The mandate to purchase health insurance is the primary legal issue in the case soon to appear before the Supreme Court. Does the Federal government have the authority under the Commerce Clause of the Constitution to make people buy something? What, opponents of the bill frequently ask, is to stop the government from making everyone buy broccoli?
This argument ignores the fact that state governments already have this power. There has been no constitutional challenge, after all, to the mandate in the Massachusetts health care law. So why is it that, over the last 220 years, not a single state has passed a law requiring citizens to buy broccoli?
The answer can be found in the U.S. Constitution.

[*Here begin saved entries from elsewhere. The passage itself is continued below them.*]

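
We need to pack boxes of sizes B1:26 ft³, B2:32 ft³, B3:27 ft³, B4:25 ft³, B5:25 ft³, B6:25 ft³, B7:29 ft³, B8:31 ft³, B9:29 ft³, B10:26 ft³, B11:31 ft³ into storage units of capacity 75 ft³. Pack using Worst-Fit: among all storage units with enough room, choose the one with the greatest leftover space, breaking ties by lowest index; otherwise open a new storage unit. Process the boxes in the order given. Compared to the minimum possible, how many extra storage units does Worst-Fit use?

1

Worst-Fit: [26,32] [27,25] [25,25] [29,31] [29,26] [31] → 6 storage units.
Total size 306 ft³; any packing needs at least ⌈306/75⌉ = 5 storage units.
An optimal packing achieves that bound: [32,31] [31,29] [29,27] [26,26] [25,25,25] → 5 storage units.
Excess: 6 − 5 = 1.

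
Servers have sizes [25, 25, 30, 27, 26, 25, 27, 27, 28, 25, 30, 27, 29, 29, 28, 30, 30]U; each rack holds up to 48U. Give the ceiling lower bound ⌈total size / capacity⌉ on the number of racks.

Total size = 25 + 25 + 30 + 27 + 26 + 25 + 27 + 27 + 28 + 25 + 30 + 27 + 29 + 29 + 28 + 30 + 30 = 468U.
⌈468 / 48⌉ = 10.

10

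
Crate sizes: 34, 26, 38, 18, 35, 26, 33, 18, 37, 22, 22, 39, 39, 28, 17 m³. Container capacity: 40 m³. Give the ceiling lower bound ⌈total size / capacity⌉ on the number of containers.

11 containers

Total size = 34 + 26 + 38 + 18 + 35 + 26 + 33 + 18 + 37 + 22 + 22 + 39 + 39 + 28 + 17 = 432 m³.
⌈432 / 40⌉ = 11.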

Not in Article I, Section 8, where the Commerce Clause is found, but in Article IV, Section 4: "The United States shall guarantee to each state a Republican Form of Government." States don't require their citizens to buy broccoli, because they are democracies and voters don't want a broccoli mandate.
This is the ultimate security for citizens in general. It doesn't protect minorities against tyranny by the majority; the Bill of Rights does that. But the intended protection of citizens against tyranny by the government is representative democracy.
Of course, citizens don't want an insurance mandate, either. But they overwhelmingly do want a ban on exclusion by insurance companies for preexisting conditions. It's up to the advocates of a mandate to explain that having one without the other would be like telling people they could wait until after the accident to buy auto insurance.